# a problem involving permutation groups

I am given two cycles $(123)$ and $(456)$ and have to find a permutation $\sigma$ (if it exists) such that $\sigma(123) \sigma^{-1} = (456)$.

This is what I tried: let $\sigma(123) \sigma^{-1} = t$ then $t$ is also a 3-cycle, which is equal to $$(\sigma(1)\ \sigma(2) \ \sigma(3))= (456)$$ $$\implies \sigma(1)=4, \sigma(2)= 5, \sigma(3)=6$$ but how do I get complete $\sigma$ from these three expressions? And how I can be sure that such $\sigma$ even exists at the first place?

Any help leading me to the solution will be greatly appreciated, thanks in advance.

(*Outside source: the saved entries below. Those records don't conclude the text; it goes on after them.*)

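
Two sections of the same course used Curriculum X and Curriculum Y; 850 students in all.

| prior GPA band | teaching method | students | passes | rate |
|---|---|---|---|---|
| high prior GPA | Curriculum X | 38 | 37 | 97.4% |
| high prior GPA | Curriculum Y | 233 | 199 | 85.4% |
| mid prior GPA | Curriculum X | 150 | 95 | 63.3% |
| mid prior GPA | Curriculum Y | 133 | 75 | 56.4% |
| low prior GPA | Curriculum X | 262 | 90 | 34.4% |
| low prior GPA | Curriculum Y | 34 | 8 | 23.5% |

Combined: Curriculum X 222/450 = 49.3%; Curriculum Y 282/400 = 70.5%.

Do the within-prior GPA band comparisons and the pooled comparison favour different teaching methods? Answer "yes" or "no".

Within each prior GPA band level (high prior GPA 97.4% vs 85.4%; mid prior GPA 63.3% vs 56.4%; low prior GPA 34.4% vs 23.5%), Curriculum X has the higher rate every time. Pooled: 49.3% vs 70.5% — Curriculum Y has the higher rate overall. The two comparisons disagree.

yes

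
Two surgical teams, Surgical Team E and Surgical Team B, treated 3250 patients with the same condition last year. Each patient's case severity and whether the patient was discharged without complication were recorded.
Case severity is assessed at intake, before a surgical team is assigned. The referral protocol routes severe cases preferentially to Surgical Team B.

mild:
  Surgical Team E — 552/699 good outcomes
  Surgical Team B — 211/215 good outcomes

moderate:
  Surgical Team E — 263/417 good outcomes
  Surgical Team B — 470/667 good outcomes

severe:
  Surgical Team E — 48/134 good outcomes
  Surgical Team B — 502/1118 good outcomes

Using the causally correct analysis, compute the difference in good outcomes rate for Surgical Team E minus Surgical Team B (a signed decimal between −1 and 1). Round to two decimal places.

Case severity is set before the surgical team has any effect — it is not caused by the surgical team — and it independently drives the outcome. That makes it a confounder, so the causal comparison is within case severity levels.
Adjusting over the population distribution of case severity: 0.281·(0.790−0.981) + 0.334·(0.631−0.705) + 0.385·(0.358−0.449) = -0.114.

-0.11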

• Just extend the $\sigma$ you have obtained to a permutation of $\{1,2,\ldots, 6\}$. For instance, $$\sigma = \begin{pmatrix} 1 & 2 & 3 & 4 & 5 & 6 \\ 4 & 5 & 6 & 1 & 2 & 3 \end{pmatrix}$$ works. It doesn't matter what $\sigma$ does on $\{4,5,6\}$ since $\sigma^{-1}$ will undo that in the composition. – Prahlad Vaidyanathan Mar 31 '15 at 9:42
• okay so instead of taking $1,2,3$ as images of $4,5,6$ under $\sigma$, I can take any other permutation of $1,2,3$, right? – Shreya Mar 31 '15 at 9:54

I don't know how general you want this answer to be, but in this specific case note that these two cycles are disjoint and of the same form. So, if $\sigma$ just flips the elements from the active location of one cycle to that of another, then you've got it. So, take $\sigma$ to be $(1\;4)(2\;5)(3\;6)$. Then $\sigma(1\;2\;3)=(4\;5\;6)\sigma$ because each logically rotates the first three elements and then switches them with the last three (the second just performing the rotation after switching between the first three and last three).